Facts About
   Modern Manufacturing

Measuring the Quantity of Manufacturing GDP Is Distorted by High-Tech


Manufacturing’s share of GDP since 1977 has either remained relatively unchanged or declined by nearly one-half depending on whether the value-added is inflation-adjusted or in current dollars. The major issue in measuring activity is quantifying the contribution of computer and electronic products. Government statisticians account for the increased quality of these goods over time through lowering the price indicator for the industry. For example, when the processing speed of semiconductors doubles, that is expressed as a 50% decline in industry prices.
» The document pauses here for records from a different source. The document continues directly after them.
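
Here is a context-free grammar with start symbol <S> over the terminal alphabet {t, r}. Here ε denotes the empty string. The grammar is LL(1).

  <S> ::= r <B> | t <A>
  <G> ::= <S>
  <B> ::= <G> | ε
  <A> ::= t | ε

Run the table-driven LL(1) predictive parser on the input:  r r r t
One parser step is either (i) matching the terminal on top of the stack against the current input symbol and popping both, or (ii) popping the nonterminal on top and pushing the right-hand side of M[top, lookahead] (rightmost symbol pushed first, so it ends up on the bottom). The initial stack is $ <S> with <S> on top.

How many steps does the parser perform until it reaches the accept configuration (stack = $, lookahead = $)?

15

step 1: stack=$ <S>  input=r r r t $  — expand <S> ::= r <B>
step 2: stack=$ <B> r  input=r r r t $  — match r
step 3: stack=$ <B>  input=r r t $  — expand <B> ::= <G>
step 4: stack=$ <G>  input=r r t $  — expand <G> ::= <S>
step 5: stack=$ <S>  input=r r t $  — expand <S> ::= r <B>
step 6: stack=$ <B> r  input=r r t $  — match r
step 7: stack=$ <B>  input=r t $  — expand <B> ::= <G>
step 8: stack=$ <G>  input=r t $  — expand <G> ::= <S>
step 9: stack=$ <S>  input=r t $  — expand <S> ::= r <B>
step 10: stack=$ <B> r  input=r t $  — match r
step 11: stack=$ <B>  input=t $  — expand <B> ::= <G>
step 12: stack=$ <G>  input=t $  — expand <G> ::= <S>
step 13: stack=$ <S>  input=t $  — expand <S> ::= t <A>
step 14: stack=$ <A> t  input=t $  — match t
step 15: stack=$ <A>  input=$  — expand <A> ::= ε
Accept reached after 15 steps.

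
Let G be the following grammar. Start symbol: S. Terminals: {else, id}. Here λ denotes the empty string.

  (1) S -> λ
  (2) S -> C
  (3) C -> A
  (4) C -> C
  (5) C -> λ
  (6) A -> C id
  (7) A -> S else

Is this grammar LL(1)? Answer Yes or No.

No

FIRST(S) = {λ, else, id}
FIRST(C) = {λ, else, id}
FIRST(A) = {else, id}
FOLLOW(S) = {$, else}
FOLLOW(C) = {$, else, id}
FOLLOW(A) = {$, else, id}
Cell M[A, else] receives both A -> C id and A -> S else — the grammar is not LL(1).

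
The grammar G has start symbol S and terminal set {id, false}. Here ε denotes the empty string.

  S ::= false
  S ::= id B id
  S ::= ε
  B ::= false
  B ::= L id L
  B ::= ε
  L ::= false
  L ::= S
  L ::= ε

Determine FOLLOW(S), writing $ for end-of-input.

{$, id}

FIRST(S) = {ε, false, id}
FIRST(L) = {ε, false, id}  (via S)
FIRST(B) = {ε, false, id}  (via L id L)
FOLLOW(S) includes $ since S is the start symbol.
FOLLOW(B): in S::=id B id, B is followed by id with FIRST {id}. Thus FOLLOW(B) = {id}.
FOLLOW(L): in B::=L id L (occurrence 1), L is followed by id L with FIRST {id}; in B::=L id L (occurrence 2), the suffix after L is empty, so FOLLOW(L) ⊇ FOLLOW(B) = {id}. Thus FOLLOW(L) = {id}.
FOLLOW(S): in L::=S, the suffix after S is empty, so FOLLOW(S) ⊇ FOLLOW(L) = {id}. Thus FOLLOW(S) = {$, id}.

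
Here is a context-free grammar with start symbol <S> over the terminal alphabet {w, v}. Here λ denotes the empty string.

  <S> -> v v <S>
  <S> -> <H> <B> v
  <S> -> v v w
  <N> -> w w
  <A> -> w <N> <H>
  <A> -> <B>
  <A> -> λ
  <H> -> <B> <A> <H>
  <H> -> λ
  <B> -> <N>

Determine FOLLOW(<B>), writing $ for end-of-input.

{v, w}

FIRST(<N>): from <N>->w w we get {w}. So FIRST(<N>) = {w}.
FIRST(<B>): from <B>-><N> we get {w}. So FIRST(<B>) = {w}.
FIRST(<A>): from <A>->w <N> <H> we get {w}; from <A>-><B> we get {w}; from <A>->λ we get {λ}. So FIRST(<A>) = {λ, w}.
FIRST(<H>): from <H>-><B> <A> <H> we get {w}; from <H>->λ we get {λ}. So FIRST(<H>) = {λ, w}.
FIRST(<S>): from <S>->v v <S> we get {v}; from <S>-><H> <B> v we get {w}; from <S>->v v w we get {v}. So FIRST(<S>) = {v, w}.
FOLLOW(<S>) includes $ since <S> is the start symbol.
FOLLOW(<S>): in <S>->v v <S>, the suffix after <S> is empty (adds nothing new). Thus FOLLOW(<S>) = {$}.
FOLLOW(<N>): in <A>->w <N> <H>, <N> is followed by <H> with FIRST {λ, w}; in <A>->w <N> <H>, the suffix after <N> is nullable, so FOLLOW(<N>) ⊇ FOLLOW(<A>) = {w}; in <B>-><N>, the suffix after <N> is empty, so FOLLOW(<N>) ⊇ FOLLOW(<B>) = {v, w}. Thus FOLLOW(<N>) = {v, w}.
FOLLOW(<A>): in <H>-><B> <A> <H>, <A> is followed by <H> with FIRST {λ, w}; in <H>-><B> <A> <H>, the suffix after <A> is nullable, so FOLLOW(<A>) ⊇ FOLLOW(<H>) = {w}. Thus FOLLOW(<A>) = {w}.
FOLLOW(<H>): in <S>-><H> <B> v, <H> is followed by <B> v with FIRST {w}; in <A>->w <N> <H>, the suffix after <H> is empty, so FOLLOW(<H>) ⊇ FOLLOW(<A>) = {w}; in <H>-><B> <A> <H>, the suffix after <H> is empty (adds nothing new). Thus FOLLOW(<H>) = {w}.
FOLLOW(<B>): in <S>-><H> <B> v, <B> is followed by v with FIRST {v}; in <A>-><B>, the suffix after <B> is empty, so FOLLOW(<B>) ⊇ FOLLOW(<A>) = {w}; in <H>-><B> <A> <H>, <B> is followed by <A> <H> with FIRST {λ, w}; in <H>-><B> <A> <H>, the suffix after <B> is nullable, so FOLLOW(<B>) ⊇ FOLLOW(<H>) = {w}. Thus FOLLOW(<B>) = {v, w}.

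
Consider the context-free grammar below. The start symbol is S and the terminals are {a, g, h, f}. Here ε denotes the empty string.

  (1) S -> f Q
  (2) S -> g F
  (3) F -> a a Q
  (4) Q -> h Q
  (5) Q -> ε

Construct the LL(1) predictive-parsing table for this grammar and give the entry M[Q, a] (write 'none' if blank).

FIRST(S): from S->f Q we get {f}; from S->g F we get {g}. So FIRST(S) = {f, g}.
FIRST(F): from F->a a Q we get {a}. So FIRST(F) = {a}.
FIRST(Q): from Q->h Q we get {h}; from Q->ε we get {ε}. So FIRST(Q) = {ε, h}.
FOLLOW(S) includes $ since S is the start symbol.
FOLLOW(S): S appears on no right-hand side. Thus FOLLOW(S) = {$}.
FOLLOW(F): in S->g F, the suffix after F is empty, so FOLLOW(F) ⊇ FOLLOW(S) = {$}. Thus FOLLOW(F) = {$}.
FOLLOW(Q): in S->f Q, the suffix after Q is empty, so FOLLOW(Q) ⊇ FOLLOW(S) = {$}; in F->a a Q, the suffix after Q is empty, so FOLLOW(Q) ⊇ FOLLOW(F) = {$}; in Q->h Q, the suffix after Q is empty (adds nothing new). Thus FOLLOW(Q) = {$}.
For Q -> h Q: FIRST(h Q) = {h}, so it goes in M[Q, t] for t ∈ {h}.
For Q -> ε: FIRST(ε) = {ε}, so it goes in M[Q, t] for t ∈ {}; since ε ∈ FIRST, also for every t ∈ FOLLOW(Q) = {$}.
None of these place a production in M[Q, a].

none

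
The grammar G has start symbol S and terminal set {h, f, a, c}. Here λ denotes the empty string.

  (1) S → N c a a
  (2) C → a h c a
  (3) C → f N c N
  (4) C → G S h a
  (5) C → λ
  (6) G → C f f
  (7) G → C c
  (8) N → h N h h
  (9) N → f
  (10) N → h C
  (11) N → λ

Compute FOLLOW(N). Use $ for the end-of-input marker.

FIRST(N): from N→h N h h we get {h}; from N→f we get {f}; from N→h C we get {h}; from N→λ we get {λ}. So FIRST(N) = {λ, f, h}.
FIRST(S): from S→N c a a we get {c, f, h}. So FIRST(S) = {c, f, h}.
FIRST(C): from C→a h c a we get {a}; from C→f N c N we get {f}; from C→G S h a we get {a, c, f}; from C→λ we get {λ}. So FIRST(C) = {λ, a, c, f}.
FIRST(G): from G→C f f we get {a, c, f}; from G→C c we get {a, c, f}. So FIRST(G) = {a, c, f}.
FOLLOW(S) includes $ since S is the start symbol.
FOLLOW(S): in C→G S h a, S is followed by h a with FIRST {h}. Thus FOLLOW(S) = {$, h}.
FOLLOW(G): in C→G S h a, G is followed by S h a with FIRST {c, f, h}. Thus FOLLOW(G) = {c, f, h}.
FOLLOW(C): in G→C f f, C is followed by f f with FIRST {f}; in G→C c, C is followed by c with FIRST {c}; in N→h C, the suffix after C is empty, so FOLLOW(C) ⊇ FOLLOW(N) = {c, f, h}. Thus FOLLOW(C) = {c, f, h}.
FOLLOW(N): in S→N c a a, N is followed by c a a with FIRST {c}; in C→f N c N (occurrence 1), N is followed by c N with FIRST {c}; in C→f N c N (occurrence 2), the suffix after N is empty, so FOLLOW(N) ⊇ FOLLOW(C) = {c, f, h}; in N→h N h h, N is followed by h h with FIRST {h}. Thus FOLLOW(N) = {c, f, h}.

{c, f, h}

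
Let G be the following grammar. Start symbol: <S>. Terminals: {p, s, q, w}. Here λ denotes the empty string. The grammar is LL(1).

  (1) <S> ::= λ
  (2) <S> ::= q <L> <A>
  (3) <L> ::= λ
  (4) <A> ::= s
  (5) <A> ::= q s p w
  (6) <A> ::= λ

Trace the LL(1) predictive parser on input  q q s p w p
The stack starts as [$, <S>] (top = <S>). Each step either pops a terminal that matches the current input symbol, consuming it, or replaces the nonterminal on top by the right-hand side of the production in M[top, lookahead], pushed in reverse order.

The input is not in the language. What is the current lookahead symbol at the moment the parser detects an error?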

If the transaction price was unchanged, then the inflation-adjusted output doubles.

Using a logarithmic scale, the value-added of computer and electronic products (in dollars) increased sevenfold from 1977 to 2013. The industry’s value is broken into a 97% decline in price and a 272-fold increase in quantity. Clearly, having a component that increases 272 times will accelerate the growth in total manufacturing value-added (which grew only 2.5 times) at the expense of the pace of the less rapidly growing components.

Manufacturing is in the enviable position of spawning a new super fast–growing industry (when quality-adjusted), but the fact is that computer and electronic products’ value-added in dollars is only 1.5% of total GDP and 12.6% of overall manufacturing value-added. When this segment is removed from the quantity change in total GDP and overall manufacturing, the pace of manufacturing physical volume growth compared with that of the overall economy is substantially different.